Similar to the question of “What is art?” everyone has a different creative process. One creative journey is never exactly the same as another. However, there are some common elements, some considerations which are beneficial to contemplate, and these elements are the subject of this post.

I quite like Damien Newman’s, of Central Office of Design, design squiggle (depicted above) as a starting place.

The upper most categories I think are most generally relevant to the creative process. You start with a high level of uncertainty and slowly through a process of somewhat chaotic progressive elaboration move towards clarity and focus, and a finished piece of art. I think this wonderfully depicts how you rarely end up where you initially planned to. Through the creative process, you learn, you adapt, you modify, you refine, you change, you contemplate and eventually you decide you are done.
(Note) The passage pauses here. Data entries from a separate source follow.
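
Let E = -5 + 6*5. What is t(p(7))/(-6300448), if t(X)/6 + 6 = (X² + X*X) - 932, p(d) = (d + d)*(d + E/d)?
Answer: -64305/1575112 ≈ -0.040826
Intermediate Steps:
E = 25 (E = -5 + 30 = 25)
p(d) = 2*d*(d + 25/d) (p(d) = (d + d)*(d + 25/d) = (2*d)*(d + 25/d) = 2*d*(d + 25/d))
t(X) = -5628 + 12*X² (t(X) = -36 + 6*((X² + X*X) - 932) = -36 + 6*((X² + X²) - 932) = -36 + 6*(2*X² - 932) = -36 + 6*(-932 + 2*X²) = -36 + (-5592 + 12*X²) = -5628 + 12*X²)
t(p(7))/(-6300448) = (-5628 + 12*(50 + 2*7²)²)/(-6300448) = (-5628 + 12*(50 + 2*49)²)*(-1/6300448) = (-5628 + 12*(50 + 98)²)*(-1/6300448) = (-5628 + 12*148²)*(-1/6300448) = (-5628 + 12*21904)*(-1/6300448) = (-5628 + 262848)*(-1/6300448) = 257220*(-1/6300448) = -64305/1575112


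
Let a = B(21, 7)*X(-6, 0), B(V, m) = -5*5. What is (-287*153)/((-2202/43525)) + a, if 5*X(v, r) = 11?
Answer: 637035055/734 ≈ 8.6790e+5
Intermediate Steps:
B(V, m) = -25
X(v, r) = 11/5 (X(v, r) = (⅕)*11 = 11/5)
a = -55 (a = -25*11/5 = -55)
(-287*153)/((-2202/43525)) + a = (-287*153)/((-2202/43525)) - 55 = -43911/((-2202*1/43525)) - 55 = -43911/(-2202/43525) - 55 = -43911*(-43525/2202) - 55 = 637075425/734 - 55 = 637035055/734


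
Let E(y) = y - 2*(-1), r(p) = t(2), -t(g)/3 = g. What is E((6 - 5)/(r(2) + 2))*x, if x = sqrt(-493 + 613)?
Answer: 7*sqrt(30)/2 ≈ 19.170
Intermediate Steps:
t(g) = -3*g
r(p) = -6 (r(p) = -3*2 = -6)
E(y) = 2 + y (E(y) = y + 2 = 2 + y)
x = 2*sqrt(30) (x = sqrt(120) = 2*sqrt(30) ≈ 10.954)
E((6 - 5)/(r(2) + 2))*x = (2 + (6 - 5)/(-6 + 2))*(2*sqrt(30)) = (2 + 1/(-4))*(2*sqrt(30)) = (2 + 1*(-1/4))*(2*sqrt(30)) = (2 - 1/4)*(2*sqrt(30)) = 7*(2*sqrt(30))/4 = 7*sqrt(30)/2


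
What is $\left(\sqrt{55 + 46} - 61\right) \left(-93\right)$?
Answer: $5673 - 93 \sqrt{101} \approx 4738.4$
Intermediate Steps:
$\left(\sqrt{55 + 46} - 61\right) \left(-93\right) = \left(\sqrt{101} - 61\right) \left(-93\right) = \left(-61 + \sqrt{101}\right) \left(-93\right) = 5673 - 93 \sqrt{101}$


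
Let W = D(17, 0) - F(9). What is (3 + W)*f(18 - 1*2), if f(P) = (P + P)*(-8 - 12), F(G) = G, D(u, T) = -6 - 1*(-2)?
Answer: 6400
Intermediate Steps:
D(u, T) = -4 (D(u, T) = -6 + 2 = -4)
W = -13 (W = -4 - 1*9 = -4 - 9 = -13)
f(P) = -40*P (f(P) = (2*P)*(-20) = -40*P)
(3 + W)*f(18 - 1*2) = (3 - 13)*(-40*(18 - 1*2)) = -(-400)*(18 - 2) = -(-400)*16 = -10*(-640) = 6400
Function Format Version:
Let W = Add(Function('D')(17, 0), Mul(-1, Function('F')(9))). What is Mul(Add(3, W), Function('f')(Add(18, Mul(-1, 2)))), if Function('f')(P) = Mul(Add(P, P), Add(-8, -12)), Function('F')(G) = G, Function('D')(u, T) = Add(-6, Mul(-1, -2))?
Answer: 6400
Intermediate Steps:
Function('D')(u, T) = -4 (Function('D')(u, T) = Add(-6, 2) = -4)
W = -13 (W = Add(-4, Mul(-1, 9)) = Add(-4, -9) = -13)
Function('f')(P) = Mul(-40, P) (Function('f')(P) = Mul(Mul(2, P), -20) = Mul(-40, P))
Mul(Add(3, W), Function('f')(Add(18, Mul(-1, 2)))) = Mul(Add(3, -13), Mul(-40, Add(18, Mul(-1, 2)))) = Mul(-10, Mul(-40, Add(18, -2))) = Mul(-10, Mul(-40, 16)) = Mul(-10, -640) = 6400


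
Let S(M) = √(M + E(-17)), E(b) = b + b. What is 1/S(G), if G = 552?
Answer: √518/518 ≈ 0.043938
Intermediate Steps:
E(b) = 2*b
S(M) = √(-34 + M) (S(M) = √(M + 2*(-17)) = √(M - 34) = √(-34 + M))
1/S(G) = 1/(√(-34 + 552)) = 1/(√518) = √518/518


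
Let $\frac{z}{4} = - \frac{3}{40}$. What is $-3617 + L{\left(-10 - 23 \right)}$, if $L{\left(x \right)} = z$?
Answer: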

Phase 1: The initial idea.
In general the creator starts with an initial idea… it might be, I want to go out today into my hometown and take photographs, or it might be I want to write a poem for peace, or it might be I want to capture the essence of the human experience in mixed media… there’s something there, a spark that gets the creator off the proverbial couch.

Phase 2: Discernment
This is the doing and reflecting phase. You might take some notes about your initial idea, get it down on paper, you might just go out and start taking photographs, you might pick up a book on the subject or you might start the first few strokes of your next painting. After you’ve taken a few steps forward, at some level, conscious or super-conscious, you reflect on these few steps, getting a sense if your are heading in the right direction.

Phase 3: Refinement
During this phase we make modifications to what we are working on based on input from the Discernment phase. This loop may have a small time horizon; “I thought I wanted the fire hydrant off centre, but maybe centered is better”, the photographer is moving the camera and comparing the refined frame in the view finder. Or it may have a long time horizon; the first draft of the novel is complete, but I must make Ted pass Julie in the coffee shop, unaware, in chapter one, I’ve previously discerned that this will help bring the story together…

Discernment and Refinement are tightly coupled, and continue in an iterative cycle until the Completion phase of the creative process arrives.

Phase 4: Completion
Sometimes the hardest part is knowing when you are done, and that is what this final phase is all about. Everybody does it differently, and sometimes it might just be that you’re out of time.